Christliche Einheit von Tat und Gebet
Um heute die christliche Einheit von Aktion und Kontemplation leben zu können, muss man über rein psychologische Ausgleichsmodelle hinausgehen. Es geht letztlich um die Entdeckung der dialektischen Beziehung zwischen den beiden Polen, die den Weg von der einen zur anderen Dimension sogar notwendig macht, denn das wahre apostolische Leben führt – wie Jesus und Paulus zeigen – immer zum Gebet, und auch die authentische Kontemplation mündet in die aktive Mitarbeit am göttlichen Heilswerk in der Kirche. Dabei besteht die gemeinsame Quelle von Aktion und Kontemplation in der Liebe. Einerseits ist das Apostolat Aktion, die aus der Liebe kommt und zur Liebe führt, andererseits vermehrt sich die Nächstenliebe durch die kontemplative Gottesliebe. So bezieht die christliche Spiritualität mit ihrer dialektischen Verbindung von Gebet und Aktion die beiden Pole notwendig aufeinander. Sie setzt keine der beiden Dimensionen absolut und bemisst die Anwendung der jeweiligen Modalität ständig an der Suche nach der je neu geforderten Erfüllung des göttlichen Willens.
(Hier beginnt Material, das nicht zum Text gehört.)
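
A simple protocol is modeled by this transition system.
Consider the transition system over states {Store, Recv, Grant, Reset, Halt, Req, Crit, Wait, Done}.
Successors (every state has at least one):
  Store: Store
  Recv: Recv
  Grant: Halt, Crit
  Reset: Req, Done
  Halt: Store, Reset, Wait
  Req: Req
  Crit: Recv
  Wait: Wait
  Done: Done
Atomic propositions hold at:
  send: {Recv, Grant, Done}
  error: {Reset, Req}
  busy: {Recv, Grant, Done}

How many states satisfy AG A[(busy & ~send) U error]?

Sat(~send) = {Store, Reset, Halt, Req, Crit, Wait}
Sat(busy & ~send) = ∅
A[(busy & ~send) U error]: least fixpoint, start Z0 = Sat(error) = {Reset, Req}, add states in Sat(busy & ~send) with every successor in Z. Already a fixed point.
Sat(A[(busy & ~send) U error]) = {Reset, Req}
AG A[(busy & ~send) U error]: greatest fixpoint, start Z0 = {Reset, Req}, keep only states in Sat with every successor in Z. Z1 = {Req}; fixed.
Sat(AG A[(busy & ~send) U error]) = {Req}
|Sat(AG A[(busy & ~send) U error])| = |{Req}| = 1.

1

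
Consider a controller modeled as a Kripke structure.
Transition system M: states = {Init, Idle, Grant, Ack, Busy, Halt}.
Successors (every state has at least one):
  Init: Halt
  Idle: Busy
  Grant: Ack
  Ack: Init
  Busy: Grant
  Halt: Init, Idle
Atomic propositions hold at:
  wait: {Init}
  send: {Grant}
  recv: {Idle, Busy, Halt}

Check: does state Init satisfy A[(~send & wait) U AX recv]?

Sat(~send) = {Init, Idle, Ack, Busy, Halt}
Sat(~send & wait) = {Init}
Sat(AX recv) = {s : every successor in {Idle, Busy, Halt}} = {Init, Idle}
A[(~send & wait) U AX recv]: least fixpoint, start Z0 = Sat(AX recv) = {Init, Idle}, add states in Sat(~send & wait) with every successor in Z. Already a fixed point.
Sat(A[(~send & wait) U AX recv]) = {Init, Idle}
Init ∈ Sat(A[(~send & wait) U AX recv]) = {Init, Idle}, so the formula holds at Init.

Yes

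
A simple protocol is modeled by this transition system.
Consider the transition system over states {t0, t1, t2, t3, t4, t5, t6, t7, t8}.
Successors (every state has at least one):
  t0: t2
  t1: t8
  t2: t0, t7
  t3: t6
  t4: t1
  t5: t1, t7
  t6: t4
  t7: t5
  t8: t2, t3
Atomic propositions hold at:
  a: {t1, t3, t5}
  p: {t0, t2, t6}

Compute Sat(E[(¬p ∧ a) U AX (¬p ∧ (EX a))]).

Sat(¬p) = {t1, t3, t4, t5, t7, t8}
Sat(¬p ∧ a) = {t1, t3, t5}
Sat(EX a) = {s : some successor in {t1, t3, t5}} = {t4, t5, t7, t8}
Sat(¬p ∧ (EX a)) = {t4, t5, t7, t8}
Sat(AX (¬p ∧ (EX a))) = {s : every successor in {t4, t5, t7, t8}} = {t1, t6, t7}
E[(¬p ∧ a) U AX (¬p ∧ (EX a))]: least fixpoint, start Z0 = Sat(AX (¬p ∧ (EX a))) = {t1, t6, t7}, add states in Sat(¬p ∧ a) with some successor in Z. Z1 = {t1, t3, t5, t6, t7}; fixed.
Sat(E[(¬p ∧ a) U AX (¬p ∧ (EX a))]) = {t1, t3, t5, t6, t7}

{t1, t3, t5, t6, t7}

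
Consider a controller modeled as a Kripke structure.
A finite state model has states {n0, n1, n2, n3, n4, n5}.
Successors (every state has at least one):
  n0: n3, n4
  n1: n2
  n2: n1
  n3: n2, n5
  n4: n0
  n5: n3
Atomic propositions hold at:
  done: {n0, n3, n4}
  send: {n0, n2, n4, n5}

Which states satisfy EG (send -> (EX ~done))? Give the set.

{n1, n2, n3}

Sat(~done) = {n1, n2, n5}
Sat(EX ~done) = {s : some successor in {n1, n2, n5}} = {n1, n2, n3}
Sat(send -> (EX ~done)) = {n1, n2, n3}
EG (send -> (EX ~done)): greatest fixpoint, start Z0 = {n1, n2, n3}, keep only states in Sat with some successor in Z. Already a fixed point.
Sat(EG (send -> (EX ~done))) = {n1, n2, n3}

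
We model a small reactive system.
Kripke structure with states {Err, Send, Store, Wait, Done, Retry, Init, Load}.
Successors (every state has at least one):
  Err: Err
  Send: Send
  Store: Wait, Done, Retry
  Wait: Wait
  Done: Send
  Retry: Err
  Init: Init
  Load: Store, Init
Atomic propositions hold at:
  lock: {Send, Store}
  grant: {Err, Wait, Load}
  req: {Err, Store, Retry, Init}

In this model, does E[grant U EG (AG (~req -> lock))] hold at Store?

Sat(~req) = {Send, Wait, Done, Load}
Sat(~req -> lock) = {Err, Send, Store, Retry, Init}
AG (~req -> lock): greatest fixpoint, start Z0 = {Err, Send, Store, Retry, Init}, keep only states in Sat with every successor in Z. Z1 = {Err, Send, Retry, Init}; fixed.
Sat(AG (~req -> lock)) = {Err, Send, Retry, Init}
EG (AG (~req -> lock)): greatest fixpoint, start Z0 = {Err, Send, Retry, Init}, keep only states in Sat with some successor in Z. Already a fixed point.
Sat(EG (AG (~req -> lock))) = {Err, Send, Retry, Init}
E[grant U EG (AG (~req -> lock))]: least fixpoint, start Z0 = Sat(EG (AG (~req -> lock))) = {Err, Send, Retry, Init}, add states in Sat(grant) with some successor in Z. Z1 = {Err, Send, Retry, Init, Load}; fixed.
Sat(E[grant U EG (AG (~req -> lock))]) = {Err, Send, Retry, Init, Load}
Store ∉ Sat(E[grant U EG (AG (~req -> lock))]) = {Err, Send, Retry, Init, Load}, so the formula does not hold at Store.

No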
So wird diese dialektische Einheit von Aktion und Kontemplation praktisch lebbar durch das Erkennen des göttlichen Willens, der die Christinnen und Christen in der einen Situation zum Gebet führt, um Christus tiefer zu erkennen, und in der anderen Situation zum aktiven Tun treibt, um Christus im Nächsten zu dienen. All dies geschieht im Bewusstsein, dass Aktion und Kontemplation letztlich immer schon eins sind und beide unter der Führung des Heiligen Geistes ausgeübt werden. In diesem Sinne liess sich auch der heilige Vinzenz von Paul stets davon leiten, was in den verschiedenen Alltagssituationen jeweils dem Willen Gottes entspricht, sodass er sagen konnte, man solle getrost vom kontemplativen Gebet weggehen, um aktiv einem Notleidenden an der Pforte zu helfen, da man dann nicht Gott verlassen werde, dem man zur rechten Zeit sowohl in der Kontemplation als auch in der Aktion zu dienen vermag.